Patheon would be taken private under a €145 million ($195 million) deal that would entail the company being acquired by Royal DSM’s business group, combined with the buyer’s pharmaceutical products operations, then spun off into a new joint venture designed to create a powerhouse contract development and manufacturing organization (CDMO).

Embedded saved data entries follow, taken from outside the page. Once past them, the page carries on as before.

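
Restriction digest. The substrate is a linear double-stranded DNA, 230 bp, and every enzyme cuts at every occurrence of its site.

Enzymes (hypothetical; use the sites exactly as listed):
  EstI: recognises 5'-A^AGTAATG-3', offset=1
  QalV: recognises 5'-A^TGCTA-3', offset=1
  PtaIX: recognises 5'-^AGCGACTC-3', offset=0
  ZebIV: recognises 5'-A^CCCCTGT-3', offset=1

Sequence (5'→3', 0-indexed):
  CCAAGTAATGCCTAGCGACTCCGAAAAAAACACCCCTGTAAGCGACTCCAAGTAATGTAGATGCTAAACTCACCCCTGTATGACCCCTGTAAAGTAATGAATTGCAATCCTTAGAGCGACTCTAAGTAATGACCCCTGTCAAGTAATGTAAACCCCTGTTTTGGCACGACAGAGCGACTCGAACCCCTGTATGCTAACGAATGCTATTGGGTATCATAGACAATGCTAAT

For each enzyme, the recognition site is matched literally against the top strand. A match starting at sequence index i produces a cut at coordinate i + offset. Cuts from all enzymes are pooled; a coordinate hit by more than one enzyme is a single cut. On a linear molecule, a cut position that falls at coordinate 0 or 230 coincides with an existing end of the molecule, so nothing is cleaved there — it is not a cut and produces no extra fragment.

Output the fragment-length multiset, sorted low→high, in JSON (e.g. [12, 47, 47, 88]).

[3,7,8,8,8,9,9,10,10,10,10,11,11,11,11,11,19,20,22,22]

Per-enzyme occurrences:
  EstI AAGTAATG/1: at [2, 49, 91, 123, 140] ⇒ [3, 50, 92, 124, 141]
  QalV ATGCTA/1: at [60, 190, 200, 222] ⇒ [61, 191, 201, 223]
  PtaIX AGCGACTC/0: at [13, 40, 114, 172] ⇒ [13, 40, 114, 172]
  ZebIV ACCCCTGT/1: at [31, 71, 82, 131, 151, 182] ⇒ [32, 72, 83, 132, 152, 183]

All cut coordinates (distinct, sorted): [3, 13, 32, 40, 50, 61, 72, 83, 92, 114, 124, 132, 141, 152, 172, 183, 191, 201, 223]

Fragments:
  [0,3): 3 bp
  [3,13): 10 bp
  [13,32): 19 bp
  [32,40): 8 bp
  [40,50): 10 bp
  [50,61): 11 bp
  [61,72): 11 bp
  [72,83): 11 bp
  [83,92): 9 bp
  [92,114): 22 bp
  [114,124): 10 bp
  [124,132): 8 bp
  [132,141): 9 bp
  [141,152): 11 bp
  [152,172): 20 bp
  [172,183): 11 bp
  [183,191): 8 bp
  [191,201): 10 bp
  [201,223): 22 bp
  [223,230): 7 bp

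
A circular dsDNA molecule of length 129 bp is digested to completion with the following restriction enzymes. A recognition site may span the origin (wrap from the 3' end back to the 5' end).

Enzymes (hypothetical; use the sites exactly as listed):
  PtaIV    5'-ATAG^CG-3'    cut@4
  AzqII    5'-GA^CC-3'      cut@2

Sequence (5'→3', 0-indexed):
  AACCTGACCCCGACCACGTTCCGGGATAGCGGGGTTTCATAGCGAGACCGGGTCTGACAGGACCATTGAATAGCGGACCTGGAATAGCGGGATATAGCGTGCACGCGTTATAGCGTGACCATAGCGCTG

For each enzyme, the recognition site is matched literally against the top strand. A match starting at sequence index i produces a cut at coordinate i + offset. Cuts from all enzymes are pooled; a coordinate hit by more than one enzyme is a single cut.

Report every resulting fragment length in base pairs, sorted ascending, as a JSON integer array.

Site scan:
  PtaIV ATAGCG/4: at [25, 38, 69, 83, 93, 109, 120] ⇒ [29, 42, 73, 87, 97, 113, 124]
  AzqII GACC/2: at [5, 11, 45, 60, 75, 116] ⇒ [7, 13, 47, 62, 77, 118]

All cut coordinates (distinct, sorted): [7, 13, 29, 42, 47, 62, 73, 77, 87, 97, 113, 118, 124]

Fragment lengths:
  7→13: 6 bp
  13→29: 16 bp
  29→42: 13 bp
  42→47: 5 bp
  47→62: 15 bp
  62→73: 11 bp
  73→77: 4 bp
  77→87: 10 bp
  87→97: 10 bp
  97→113: 16 bp
  113→118: 5 bp
  118→124: 6 bp
  124→7 (wrap): 129-124+7 = 12 bp

[4,5,5,6,6,10,10,11,12,13,15,16,16]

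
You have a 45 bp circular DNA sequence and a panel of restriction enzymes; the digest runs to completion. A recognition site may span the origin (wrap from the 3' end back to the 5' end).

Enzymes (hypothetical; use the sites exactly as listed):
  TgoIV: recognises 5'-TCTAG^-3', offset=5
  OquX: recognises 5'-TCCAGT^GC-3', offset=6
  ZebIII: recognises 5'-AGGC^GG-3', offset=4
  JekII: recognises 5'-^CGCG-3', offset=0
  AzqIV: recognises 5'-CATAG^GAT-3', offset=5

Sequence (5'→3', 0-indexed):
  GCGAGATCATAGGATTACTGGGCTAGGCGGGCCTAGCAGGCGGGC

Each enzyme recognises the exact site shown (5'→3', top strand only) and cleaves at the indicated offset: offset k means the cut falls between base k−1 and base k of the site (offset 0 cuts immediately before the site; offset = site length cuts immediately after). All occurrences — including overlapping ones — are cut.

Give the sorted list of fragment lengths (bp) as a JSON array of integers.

Per-enzyme occurrences:
  TgoIV (TCTAG, off=5): no sites
  OquX (TCCAGTGC, off=6): no sites
  ZebIII AGGCGG/4: at [24, 37] ⇒ [28, 41]
  JekII CGCG/0: at [44] ⇒ [44]
  AzqIV CATAGGAT/5: at [7] ⇒ [12]

All cut coordinates (distinct, sorted): [12, 28, 41, 44]

Fragment lengths:
  12→28: 16 bp
  28→41: 13 bp
  41→44: 3 bp
  44→12 (wrap): 45-44+12 = 13 bp

[3,13,13,16]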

The new CDMO—provisionally named NewCo, with a permanent name to be announced in coming months—would offer an array of services from finished dosages for drugs to manufacturing of APIs, with about 8,300 employees working from 23 locations across North America, Europe, Latin America, and Australia.

NewCo would have combined annual sales of $2 billion, and be 51% owned by private-equity firm JLL Partners, with the remainder owned by DSM. JLL, which owns 55.7% of Patheon stock, will contribute $489 million cash to the new CDMO, while DSM will contribute its DSM Pharmaceutical Products (DPP) unit in return for a seller note of $200 million, thereby valuing DPP at $670 million.

“Fully in line with our strategy, this is for DSM Pharmaceutical Products the perfect way to accelerate growth and for DSM to maximize value for this business,” Feike Sijbesma, CEO and chairman of DSM’s managing board, said in a statement. “By creating a global top CDMO organization I am convinced that NewCo as a standalone company will be able to create substantial value. With this partnership DSM has made a key step in the strategic transformation of its pharma activities into partnerships whilst creating maximal value for all stakeholders.”

The deal will be financed through a combination of committed debt and equity financing, with a combined $1.65 billion in debt financing committed by J.P. Morgan, UBS, Jefferies, Morgan Stanley, and KeyBank, in addition to equity financing that includes JLL’s $489 million and DSM’s contribution of DPP.

At $9.32 per share cash, NewCo’s acquisition of Patheon represents a 64% premium to Patheon’s closing share price Monday of C$5.94 ($5.69); a 73% premium to the volume weighted average trading price of Patheon’s restricted voting shares on the Toronto Stock Exchange over the past 20 trading days; and a 43% premium to the 52-week high of those restricted voting shares.

The deal has won support from Patheon’s board of directors, along with Patheon’s executive officer and JLL, which collectively own about 66% of the acquired company’s outstanding shares. Founded in 1988, JLL has since committed about $4.2 billion across six funds, focused on healthcare and other sectors.

Patheon, which has 5,900 employees worldwide, finished the year ending July 31 with $943 million in revenues and $188 million in pro forma consolidated earnings before interest, taxes, depreciation, and amortization (EBIDTA). Earlier this year, Patheon returned to profitability through revenue gains in commercial manufacturing, and in the operations acquired last year when the company bought softgel manufacturer Banner Pharmacaps for $255 million.

Jim Mullen, Patheon’s CEO behind a successful turnaround of the company since 2011, will hold the same position with NewCo upon completion of the deal. Before joining Patheon, Mullen served as CEO and president at Biogen Idec.

DPP provides contract development and manufacturing services to the pharmaceutical, biopharmaceutical, and agrochemical industries with a focus on drug products and APIs. In 2012 DPP realized net sales of €543 million ($733.9 million) with around 2,400 employees.